What concerns me, then, about the case before us is that the litigation of out-of-state FELA cases may well cause delay for local residents with urgent domestic problems, important contract matters (delay in the decision of which may lead to local bankruptcies) and serious personal injuries where the litigants may be destitute until some court awards them a judgment. In addition, it should be remembered that Brooke County has a population of only 31,117 people, which means that if a great deal of out-of-state tort litigation is conducted there, calls to jury duty may become unduly burdensome. It is one thing to say that jury duty is an obligation of citizenship with regard to deciding the disputes within one’s community; it is quite another to impose this involuntary servitude for the benefit of total strangers, the courts of whose states would not return the favor.
II
Finally, I would point out that Judge Robert Merhige of the United States District Court for the Eastern District of Virginia and Judge Thomas D. Lambros of the United States District Court for the Eastern District of Ohio have devised superb mechanisms for handling mass tort litigation that place the additional costs of such litigation squarely upon the shoulders of the litigants.1
It seems perfectly reasonable to me that if we are to offer our fora to out-of-state litigants, the least that they can do is underwrite some of the extra costs associated with their litigation that would otherwise be borne by our taxpayers. Such mechanisms as privately paid special masters, privately paid advisory juries to assist in determining damages for court supervised settlements, and other litigant-financed contributions to the courts’ logistical support all seem to me entirely appropriate.

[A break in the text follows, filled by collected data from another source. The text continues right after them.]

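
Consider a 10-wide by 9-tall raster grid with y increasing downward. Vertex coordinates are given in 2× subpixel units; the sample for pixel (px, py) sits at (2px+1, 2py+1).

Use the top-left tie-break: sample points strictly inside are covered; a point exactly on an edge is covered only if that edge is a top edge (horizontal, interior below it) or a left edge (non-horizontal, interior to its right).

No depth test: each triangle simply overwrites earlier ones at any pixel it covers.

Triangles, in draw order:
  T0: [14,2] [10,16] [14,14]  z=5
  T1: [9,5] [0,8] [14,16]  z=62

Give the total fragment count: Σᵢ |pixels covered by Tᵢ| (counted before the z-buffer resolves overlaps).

T0:
  2·area = 48  (B↔C swapped to make it positive)
  edge (14, 2)→(14, 14): d=(0,12) right/bottom  bias=-1
  edge (14, 14)→(10, 16): d=(-4,2) right/bottom  bias=-1
  edge (10, 16)→(14, 2): d=(4,-14) top-left  bias=+0
    (6,3)@(13, 7): e=[12,30,6] → #
    (7,3)@(15, 7): e=[-12,26,34] → ·
    (6,4)@(13, 9): e=[12,22,14] → #
    (7,4)@(15, 9): e=[-12,18,42] → ·
    (6,5)@(13, 11): e=[12,14,22] → #
    (7,5)@(15, 11): e=[-12,10,50] → ·
    (5,6)@(11, 13): e=[36,10,2] → #
    (7,6)@(15, 13): e=[-12,2,58] → ·
    (5,7)@(11, 15): e=[36,2,10] → #
    (6,7)@(13, 15): e=[12,-2,38] → ·
    (5,8)@(11, 17): e=[36,-6,18] → ·
  covered (6 px):
    · · · · · · · · · ·
    · · · · · · · · · ·
    · · · · · · · · · ·
    · · · · · · # · · ·
    · · · · · · # · · ·
    · · · · · · # · · ·
    · · · · · # # · · ·
    · · · · · # · · · ·
    · · · · · · · · · ·
T1:
  2·area = 114  (B↔C swapped to make it positive)
  edge (9, 5)→(14, 16): d=(5,11) right/bottom  bias=-1
  edge (14, 16)→(0, 8): d=(-14,-8) top-left  bias=+0
  edge (0, 8)→(9, 5): d=(9,-3) top-left  bias=+0
    (7,1)@(15, 3): e=[-76,190,0] → ·  [on edge]
    (4,2)@(9, 5): e=[0,114,0] → ·  [on edge]
    (1,3)@(3, 7): e=[76,38,0] → #  [on edge]
    (2,3)@(5, 7): e=[54,54,6] → #
    (3,3)@(7, 7): e=[32,70,12] → #
    (4,3)@(9, 7): e=[10,86,18] → #
    (5,3)@(11, 7): e=[-12,102,24] → ·
    (1,4)@(3, 9): e=[86,10,18] → #
    (5,4)@(11, 9): e=[-2,74,42] → ·
    (1,5)@(3, 11): e=[96,-18,36] → ·
    (2,5)@(5, 11): e=[74,-2,42] → ·
    (3,5)@(7, 11): e=[52,14,48] → #
  covered (14 px):
    · · · · · · · · · ·
    · · · · · · · · · ·
    · · · · · · · · · ·
    · # # # # · · · · ·
    · # # # # · · · · ·
    · · · # # # · · · ·
    · · · · # # · · · ·
    · · · · · · # · · ·
    · · · · · · · · · ·

Final: 20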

I am authorized to say that Justice BROTHERTON joins with me in this dissent.

. Judge Lambros, at my request, has been kind enough to forward to us all of the form orders, discovery procedures, special master appointment orders, and other material necessary to set up machinery similar to that now used in mass tort cases in the U.S. district courts. This material is available to our judges and lawyers through the West Virginia Supreme Court of Appeals library.